Di Museum Manusia Purba Sangiran ini terdapat sekitar 13.809 koleksi fosil
manusia purba dan merupakan terlengkap di Asia. Ada juga fosil hewan bertulang
belakang, fosil binatang air, batuan, fosil tumbuhan laut, alat-alat batu, dan
28
beberapa jenis hewan seperti badak, sapi, rusa, banteng, dan kerbau. Tersedia juga
ruang audio visual untuk menyaksikan fosil tinggalan kehidupan masa prasejarah
di Sangiran. Museum Sangiran saat ini menjadi sebuah museum megah dengan
arsitektur modern. Di sini kita dapat melihat dari dekat koleksi fosil manusia
purba, binatang yang hidup pada masa itu, hingga peralatan yang digunakannya.
2. Museum Manusia Purba Klaster Dayu Sangiran
Museum purbakala Dayu beserta situs arkeologinya merupakan bagian dari
Situs Manusia Purba Sangiran yang dikelola oleh Balai Pelestarian Situs Manusia
Purba Sangiran yang berpusat di Desa Krikilan Kec. Kalijambe Kab. Sragen.
Museum ini diresmikan pada tanggal 19 Oktober 2014 oleh Wakil Presiden RI
Prof. Dr Boediono bersama dengan Museum Manusia Purba Sangiran di Klaster
Ngebung dan Bukuran. Museum purbakala Dayu adalah satu-satunya museum
klaster sangiran yang berlokasi di Kabupaten Karanganyar dan menempati lahan
seluas kurang lebih 10.500 m2 yang terletak di desa Dayu, Kecamatan
Gondangrejo Kabupaten Karanganyar. Sejak pertengahan tahun 1990-an hingga
sekarang, daerah Dayu menjadi pusat perhatian para peneliti, sudah lebih dari 30
kotak test-pit di buka di lokasi ini. Di museum ini kita dapat melihat dan
mempelajari jejak kehidupan manusia purba dari struktur dan lapisan tanah yang
telah ada berjuta-juta tahun silam. Selain itu, di Museum Dayu dapat diperoleh
informasi lengkap tentang kehidupan manusia purba di pulau Jawa yang dapat
menyumbang perkembangan ilmu pengetahuan seperti antropologi, arkeologi,
geologi, paleoantropologi, magantropus, erektus, dan lain-lain. Lokasi ini menjadi
lokasi temuan fosil-fosil yang merupakan jejak kehidupan manusia purba juga
menjadi pusat penelitian ilmu pengetahuan tentang kehidupan Pra sejarah. Situs
29
ini banyak menyimpan kekayaan memori kehidupan sejak jutaan tahun silam,
baik itu kehidupan flora, fauna, maupun manusia dan budayanya, serta merekam
perubahan lingkungan yang pernah terjadi di Sangiran jutaan tahun silam.

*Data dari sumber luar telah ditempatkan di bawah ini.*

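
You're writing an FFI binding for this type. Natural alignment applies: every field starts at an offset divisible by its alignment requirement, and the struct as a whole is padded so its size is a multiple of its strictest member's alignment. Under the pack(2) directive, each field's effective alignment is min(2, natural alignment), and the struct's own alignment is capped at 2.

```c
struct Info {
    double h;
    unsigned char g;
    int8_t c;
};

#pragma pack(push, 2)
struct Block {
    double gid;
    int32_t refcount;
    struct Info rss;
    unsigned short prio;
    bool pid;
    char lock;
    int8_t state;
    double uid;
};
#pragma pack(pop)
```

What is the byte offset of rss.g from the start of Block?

Info: h at 0 (size 8, align 8) → ends 8; g at 8 (size 1, align 1) → ends 9; c at 9 (size 1, align 1) → ends 10; tail pad 6 to reach multiple of 8; total 16 bytes, alignment 8
gid at 0 (size 8, align 2) → ends 8
refcount at 8 (size 4, align 2) → ends 12
rss at 12 (size 16, align 2) → ends 28
within Info: g at 8
12 + 8 = 20

20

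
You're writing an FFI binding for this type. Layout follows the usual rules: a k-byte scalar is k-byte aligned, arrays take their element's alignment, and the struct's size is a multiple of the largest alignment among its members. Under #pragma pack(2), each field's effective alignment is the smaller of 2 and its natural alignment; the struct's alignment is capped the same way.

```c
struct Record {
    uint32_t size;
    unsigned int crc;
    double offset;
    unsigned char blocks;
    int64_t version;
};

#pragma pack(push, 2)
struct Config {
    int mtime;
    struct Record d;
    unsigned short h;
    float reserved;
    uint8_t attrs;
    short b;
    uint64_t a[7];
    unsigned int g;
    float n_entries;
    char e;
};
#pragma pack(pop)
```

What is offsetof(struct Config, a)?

46

Record: 0..4  size  (4B, 4-aligned); 4..8  crc  (4B, 4-aligned); 8..16  offset  (8B, 8-aligned); 16..17  blocks  (1B, 1-aligned); 17..24  -- padding (7B); 24..32  version  (8B, 8-aligned); sizeof = 32, alignof = 8
0..4  mtime  (4B, 2-aligned)
4..36  d  (32B, 2-aligned)
36..38  h  (2B, 2-aligned)
38..42  reserved  (4B, 2-aligned)
42..43  attrs  (1B, 1-aligned)
43..44  -- padding (1B)
44..46  b  (2B, 2-aligned)
46..102  a  (56B, 2-aligned)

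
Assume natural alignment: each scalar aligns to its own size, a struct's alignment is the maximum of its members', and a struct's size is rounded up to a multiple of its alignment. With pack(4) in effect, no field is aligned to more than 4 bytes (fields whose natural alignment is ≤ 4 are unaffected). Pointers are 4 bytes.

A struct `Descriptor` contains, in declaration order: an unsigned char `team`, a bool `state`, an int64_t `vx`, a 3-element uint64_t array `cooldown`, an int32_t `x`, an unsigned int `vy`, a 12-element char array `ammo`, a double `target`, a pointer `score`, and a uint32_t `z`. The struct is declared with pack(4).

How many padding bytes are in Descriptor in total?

team at 0 (size 1, align 1) → ends 1
state at 1 (size 1, align 1) → ends 2
pad 2 to align 4 for vx
vx at 4 (size 8, align 4) → ends 12
cooldown at 12 (size 24, align 4) → ends 36
x at 36 (size 4, align 4) → ends 40
vy at 40 (size 4, align 4) → ends 44
ammo at 44 (size 12, align 1) → ends 56
target at 56 (size 8, align 4) → ends 64
score at 64 (size 4, align 4) → ends 68
z at 68 (size 4, align 4) → ends 72
total 72 bytes, alignment 4
data bytes 70, size 72 → padding 2

2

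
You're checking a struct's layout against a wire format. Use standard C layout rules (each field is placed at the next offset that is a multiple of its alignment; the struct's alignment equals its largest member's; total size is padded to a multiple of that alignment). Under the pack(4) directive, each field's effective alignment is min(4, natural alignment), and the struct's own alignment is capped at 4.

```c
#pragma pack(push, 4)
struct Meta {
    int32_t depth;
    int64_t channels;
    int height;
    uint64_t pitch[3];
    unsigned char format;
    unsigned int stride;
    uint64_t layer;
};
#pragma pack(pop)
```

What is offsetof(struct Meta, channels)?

@0: depth [4B, align 4] → 4
@4: channels [8B, align 4] → 12

4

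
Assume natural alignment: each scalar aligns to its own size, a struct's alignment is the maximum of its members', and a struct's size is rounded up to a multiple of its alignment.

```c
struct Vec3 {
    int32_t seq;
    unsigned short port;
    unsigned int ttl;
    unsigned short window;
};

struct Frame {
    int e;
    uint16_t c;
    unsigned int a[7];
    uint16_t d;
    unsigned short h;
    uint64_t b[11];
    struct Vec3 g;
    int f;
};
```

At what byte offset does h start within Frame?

38

Vec3: @0: seq [4B, align 4] → 4; @4: port [2B, align 2] → 6; +2 pad (align 4); @8: ttl [4B, align 4] → 12; @12: window [2B, align 2] → 14; +2 tail pad (align 4); size 16, align 4
@0: e [4B, align 4] → 4
@4: c [2B, align 2] → 6
+2 pad (align 4)
@8: a [28B, align 4] → 36
@36: d [2B, align 2] → 38
@38: h [2B, align 2] → 40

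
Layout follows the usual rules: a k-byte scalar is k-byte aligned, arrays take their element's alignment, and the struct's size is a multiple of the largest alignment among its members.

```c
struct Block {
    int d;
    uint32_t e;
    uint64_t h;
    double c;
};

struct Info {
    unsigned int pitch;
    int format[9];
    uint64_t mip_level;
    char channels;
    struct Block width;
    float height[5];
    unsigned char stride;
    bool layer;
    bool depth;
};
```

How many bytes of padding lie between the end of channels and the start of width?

7

Block: @0: d [4B, align 4] → 4; @4: e [4B, align 4] → 8; @8: h [8B, align 8] → 16; @16: c [8B, align 8] → 24; size 24, align 8
@0: pitch [4B, align 4] → 4
@4: format [36B, align 4] → 40
@40: mip_level [8B, align 8] → 48
@48: channels [1B, align 1] → 49
+7 pad (align 8)
@56: width [24B, align 8] → 80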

Penelitian-penelitian di Dayu memberikan hasil yang sangat spektakuler, seperti
pada tahun 2004 hingga 2006 ditemukannya lapisan pasir flufio-volkanik di
bawah lapisan lempung hitam Foramsi Pucangan yang terdapat bukti-bukti
kehidupan manusia berupa alat-alat serpih Sangiran (Sangiran Flake Industry)
dengan kuantitas lebih dari 200 artefak. Alat-alat serpih ini merupakan budaya
manusia purba paling tua di Indonesia, dan diyaini sebagai budaya Homo Erectus
arkaik yang hidup pada kala Plestosen Bawah di Sangiran.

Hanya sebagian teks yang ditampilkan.